Saturday 12 March 2016

Artist Research - Harold Edgerton

Harold Edgerton was an electrical engineering professor at Massachusetts institute of technology, who was well known for his work with the stroboscope and deep sea sonar photography. Edgerton had a passion for photography, with many of his photos being fast shutter images of light bulbs being smashed with hammers and fruit being shot with a gun. His fast shutter speed photos really show off moments frozen in time at a point of impact either from a hammer or a bullet. I shall use Harold Edgerton photography as inspiration for a third artist response and will utilize the shutter speed and aperture settings to allow me to capture frozen moments in time while keeping the subject at a good exposure level.




Friday 11 March 2016

Artists Research - Yousuf Karsh

Yousuf Karsh was an Armenian - Canadian portrait photographer that was called one of the great portrait photographers of the 20th century.
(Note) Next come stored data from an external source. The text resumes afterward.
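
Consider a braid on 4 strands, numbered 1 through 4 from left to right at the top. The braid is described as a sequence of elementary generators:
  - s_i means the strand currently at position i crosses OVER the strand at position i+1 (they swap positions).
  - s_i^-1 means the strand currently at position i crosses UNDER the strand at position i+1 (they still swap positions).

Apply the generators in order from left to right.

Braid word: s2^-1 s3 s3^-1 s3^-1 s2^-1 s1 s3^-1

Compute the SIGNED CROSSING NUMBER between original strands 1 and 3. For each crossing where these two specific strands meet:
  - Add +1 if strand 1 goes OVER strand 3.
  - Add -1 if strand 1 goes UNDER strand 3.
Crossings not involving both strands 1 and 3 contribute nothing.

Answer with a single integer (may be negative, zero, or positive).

Gen 1: crossing 2x3. Both 1&3? no. Sum: 0
Gen 2: crossing 2x4. Both 1&3? no. Sum: 0
Gen 3: crossing 4x2. Both 1&3? no. Sum: 0
Gen 4: crossing 2x4. Both 1&3? no. Sum: 0
Gen 5: crossing 3x4. Both 1&3? no. Sum: 0
Gen 6: crossing 1x4. Both 1&3? no. Sum: 0
Gen 7: crossing 3x2. Both 1&3? no. Sum: 0

Answer: 0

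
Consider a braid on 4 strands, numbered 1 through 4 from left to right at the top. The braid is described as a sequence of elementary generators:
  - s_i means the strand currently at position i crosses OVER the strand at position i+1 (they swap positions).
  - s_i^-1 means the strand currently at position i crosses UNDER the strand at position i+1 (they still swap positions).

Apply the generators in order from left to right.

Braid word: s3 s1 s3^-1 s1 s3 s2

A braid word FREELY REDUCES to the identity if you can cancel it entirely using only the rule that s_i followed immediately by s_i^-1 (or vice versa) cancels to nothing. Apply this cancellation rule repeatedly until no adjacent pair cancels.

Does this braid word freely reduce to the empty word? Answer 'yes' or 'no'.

Gen 1 (s3): push. Stack: [s3]
Gen 2 (s1): push. Stack: [s3 s1]
Gen 3 (s3^-1): push. Stack: [s3 s1 s3^-1]
Gen 4 (s1): push. Stack: [s3 s1 s3^-1 s1]
Gen 5 (s3): push. Stack: [s3 s1 s3^-1 s1 s3]
Gen 6 (s2): push. Stack: [s3 s1 s3^-1 s1 s3 s2]
Reduced word: s3 s1 s3^-1 s1 s3 s2

Answer: no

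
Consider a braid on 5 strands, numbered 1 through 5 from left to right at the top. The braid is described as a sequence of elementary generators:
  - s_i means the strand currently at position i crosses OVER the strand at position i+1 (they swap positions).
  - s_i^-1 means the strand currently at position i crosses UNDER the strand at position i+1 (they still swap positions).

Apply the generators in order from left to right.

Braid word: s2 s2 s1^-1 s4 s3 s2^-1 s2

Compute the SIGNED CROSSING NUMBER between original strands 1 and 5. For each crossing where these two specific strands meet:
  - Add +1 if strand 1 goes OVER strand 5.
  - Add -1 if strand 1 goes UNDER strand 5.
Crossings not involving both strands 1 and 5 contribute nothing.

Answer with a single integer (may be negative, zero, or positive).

Gen 1: crossing 2x3. Both 1&5? no. Sum: 0
Gen 2: crossing 3x2. Both 1&5? no. Sum: 0
Gen 3: crossing 1x2. Both 1&5? no. Sum: 0
Gen 4: crossing 4x5. Both 1&5? no. Sum: 0
Gen 5: crossing 3x5. Both 1&5? no. Sum: 0
Gen 6: 1 under 5. Both 1&5? yes. Contrib: -1. Sum: -1
Gen 7: 5 over 1. Both 1&5? yes. Contrib: -1. Sum: -2

Answer: -2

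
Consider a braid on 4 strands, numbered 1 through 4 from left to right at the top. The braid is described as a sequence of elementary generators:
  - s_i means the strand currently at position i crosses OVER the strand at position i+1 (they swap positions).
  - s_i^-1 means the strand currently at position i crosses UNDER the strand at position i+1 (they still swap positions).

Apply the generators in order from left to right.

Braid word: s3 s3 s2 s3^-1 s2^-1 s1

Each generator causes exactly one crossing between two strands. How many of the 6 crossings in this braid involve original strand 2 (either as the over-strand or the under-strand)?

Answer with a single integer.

Gen 1: crossing 3x4. Involves strand 2? no. Count so far: 0
Gen 2: crossing 4x3. Involves strand 2? no. Count so far: 0
Gen 3: crossing 2x3. Involves strand 2? yes. Count so far: 1
Gen 4: crossing 2x4. Involves strand 2? yes. Count so far: 2
Gen 5: crossing 3x4. Involves strand 2? no. Count so far: 2
Gen 6: crossing 1x4. Involves strand 2? no. Count so far: 2

Answer: 2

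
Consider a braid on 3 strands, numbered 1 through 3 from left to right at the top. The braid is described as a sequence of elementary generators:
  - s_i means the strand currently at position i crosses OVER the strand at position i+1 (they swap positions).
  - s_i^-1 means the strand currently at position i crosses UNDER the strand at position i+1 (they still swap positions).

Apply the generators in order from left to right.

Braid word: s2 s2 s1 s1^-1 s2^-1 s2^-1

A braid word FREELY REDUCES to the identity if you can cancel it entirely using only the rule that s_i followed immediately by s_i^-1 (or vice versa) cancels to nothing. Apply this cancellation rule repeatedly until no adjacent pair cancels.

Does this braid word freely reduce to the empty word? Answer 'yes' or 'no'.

Gen 1 (s2): push. Stack: [s2]
Gen 2 (s2): push. Stack: [s2 s2]
Gen 3 (s1): push. Stack: [s2 s2 s1]
Gen 4 (s1^-1): cancels prior s1. Stack: [s2 s2]
Gen 5 (s2^-1): cancels prior s2. Stack: [s2]
Gen 6 (s2^-1): cancels prior s2. Stack: []
Reduced word: (empty)

Answer: yes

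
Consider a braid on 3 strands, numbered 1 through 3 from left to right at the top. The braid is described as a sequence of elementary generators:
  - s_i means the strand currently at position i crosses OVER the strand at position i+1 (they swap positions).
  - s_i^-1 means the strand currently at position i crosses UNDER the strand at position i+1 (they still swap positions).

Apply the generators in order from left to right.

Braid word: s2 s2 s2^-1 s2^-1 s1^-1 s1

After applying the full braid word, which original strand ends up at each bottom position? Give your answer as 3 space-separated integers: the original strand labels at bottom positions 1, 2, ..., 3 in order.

Answer: 1 2 3

Derivation:
Gen 1 (s2): strand 2 crosses over strand 3. Perm now: [1 3 2]
Gen 2 (s2): strand 3 crosses over strand 2. Perm now: [1 2 3]
Gen 3 (s2^-1): strand 2 crosses under strand 3. Perm now: [1 3 2]
Gen 4 (s2^-1): strand 3 crosses under strand 2. Perm now: [1 2 3]
Gen 5 (s1^-1): strand 1 crosses under strand 2. Perm now: [2 1 3]
Gen 6 (s1): strand 2 crosses over strand 1. Perm now: [1 2 3]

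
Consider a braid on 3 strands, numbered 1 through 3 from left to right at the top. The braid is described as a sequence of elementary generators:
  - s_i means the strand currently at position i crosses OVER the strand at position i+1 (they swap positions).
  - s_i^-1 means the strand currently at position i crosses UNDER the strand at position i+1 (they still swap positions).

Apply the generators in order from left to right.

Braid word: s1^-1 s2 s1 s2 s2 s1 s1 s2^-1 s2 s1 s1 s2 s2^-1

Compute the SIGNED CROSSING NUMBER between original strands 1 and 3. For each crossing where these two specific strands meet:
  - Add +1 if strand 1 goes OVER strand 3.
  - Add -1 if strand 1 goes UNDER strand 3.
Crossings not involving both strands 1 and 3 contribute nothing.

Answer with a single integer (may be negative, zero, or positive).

Gen 1: crossing 1x2. Both 1&3? no. Sum: 0
Gen 2: 1 over 3. Both 1&3? yes. Contrib: +1. Sum: 1
Gen 3: crossing 2x3. Both 1&3? no. Sum: 1
Gen 4: crossing 2x1. Both 1&3? no. Sum: 1
Gen 5: crossing 1x2. Both 1&3? no. Sum: 1
Gen 6: crossing 3x2. Both 1&3? no. Sum: 1
Gen 7: crossing 2x3. Both 1&3? no. Sum: 1
Gen 8: crossing 2x1. Both 1&3? no. Sum: 1
Gen 9: crossing 1x2. Both 1&3? no. Sum: 1
Gen 10: crossing 3x2. Both 1&3? no. Sum: 1
Gen 11: crossing 2x3. Both 1&3? no. Sum: 1
Gen 12: crossing 2x1. Both 1&3? no. Sum: 1
Gen 13: crossing 1x2. Both 1&3? no. Sum: 1

Answer: 1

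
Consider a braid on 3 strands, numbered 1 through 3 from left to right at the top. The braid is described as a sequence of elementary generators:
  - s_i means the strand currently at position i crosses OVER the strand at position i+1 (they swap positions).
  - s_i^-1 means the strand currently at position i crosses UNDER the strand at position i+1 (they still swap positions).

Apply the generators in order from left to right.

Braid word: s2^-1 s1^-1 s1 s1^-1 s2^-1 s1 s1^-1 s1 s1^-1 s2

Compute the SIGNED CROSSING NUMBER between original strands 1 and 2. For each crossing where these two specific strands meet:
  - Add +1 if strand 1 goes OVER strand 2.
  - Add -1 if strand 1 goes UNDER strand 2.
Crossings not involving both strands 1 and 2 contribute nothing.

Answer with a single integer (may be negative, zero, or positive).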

His famous photos of celebrities such as Albert Einstein, Martin Luther King and Winston Churchill have been seen all around the world, making them some of their most famous photos of all time. Karsh's signature method was the use of strategically placed studio lights that illuminate his subject in a way that revealed their features with extreme, almost sculptural detail, making the images look powerful. I have decided to use Karsh as inspiration to experiment with portrait photography, using a similar setup of studio lights and editing software to
make the images black and white.




Artists Research - The Bragaglia Brothers

During the early 20th century the futurism movement was a great source of inspiration to many artists and eventually made its way into photography. The Bragaglia Brothers were two photographers that began creating pieces that conveyed movement of humans and animals as a photographic response to futurism. The brothers used shutter speed techniques within their photos to capture movement, by increasing the time the shutter stayed open they would make their subject move around in the image, causing motion blur and this blurry ghostlike effect. Another possible method of photography that could be used to achieve this same effect is double exposure by taking multiple photographs and overlaying them in editing software, however it would not capture the same blurred effect but would make the images a lot more sharper and crisp.